Rules on Customer Identification and Due Diligence

In addition to those prescribed under the 2001 FICA, the amending legislation imposes rules on customer identification and due diligence.  It bans accountable institutions from establishing “a business relationship or conclud[ing] a single transaction with an anonymous client or a client with an apparent false or fictitious name.”  (FICA 2017, § 8.)  It requires every accountable institution to “develop, document, maintain and implement” a Risk Management and Compliance Programme (RMCP), “a program for anti-money laundering and counter-terrorism financing risk management and compliance.”  (Id. § 27.)  It states that a RMCP, among other duties, must:

(a) enable the accountable institution to—

(i) identify;

(ii) assess;

(iii) monitor;

(iv) mitigate; and

(v) manage,

the risk that the provision by the accountable institution of products or services may involve or facilitate money laundering activities or the financing of terrorist and related activities;

(b) provide for the manner in which the institution determines if a person is—

(i) a prospective client in the process of establishing a business relationship or entering into a single transaction with the institution; or

(ii) a client who has established a business relationship or entered into a single transaction;

(c) provide for the manner in which the institution complies with [the rule banning the creation of a relationship with a unanimous client or a client with an apparent false name.] (Id.) 
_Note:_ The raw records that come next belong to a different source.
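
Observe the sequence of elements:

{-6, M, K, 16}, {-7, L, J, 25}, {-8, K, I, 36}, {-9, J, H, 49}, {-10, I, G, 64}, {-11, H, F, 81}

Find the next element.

First part: −1 each step, so -6, -7, -8, -9, -10, -11 → -12.
For the first letter, letters move back 1 place in the alphabet: M, L, K, J, I, H → G.
Second letter: K, J, I, H, G, F → E (letters move back 1 place in the alphabet).
Fourth part: perfect squares: 4², 5², 6², …; 16, 25, 36, 49, 64, 81 → 100.
Combining the parts gives {-12, G, E, 100}.

{-12, G, E, 100}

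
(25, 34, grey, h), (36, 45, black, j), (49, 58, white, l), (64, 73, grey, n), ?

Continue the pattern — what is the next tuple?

(81, 90, black, p)

First part: perfect squares: 5², 6², 7², …, so 25, 36, 49, 64 → 81.
Second part: always 9 more than the first part, so 34, 45, 58, 73 → 90.
Shade — repeats grey → black → white: grey, black, white, grey → black.
Letter — letters move forward 2 places in the alphabet: h, j, l, n → p.
So the next tuple is (81, 90, black, p).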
The Amendment Act imposes additional due diligence requirements on certain customers.  For instance, if the transaction or business relationship involves a juridical person, in addition to the due diligence requirements described above, the accountable institution, among other measures, must establish the nature of the client’s business, the ownership and control structure of the client, and the identity of the beneficial owner.  (Id. § 10.)  If the client is a foreign prominent public official (including head of state, member of a royal family, government minister, or high-ranking member of the military), or a domestic prominent public official, the accountable institution must, among other steps, “take reasonable measures to establish the source of wealth and source of funds of the client … and … conduct enhanced ongoing monitoring of the business relationship.”  (Id. Schedule 3B.)  The same scrutiny must be applied to family members or close associates of such prominent public officials (these include current or previous spouses, civil partners, or life partners; children, step-children, and their spouses or partners; parents; and close relatives by consanguinity or affinity.)  (Id.)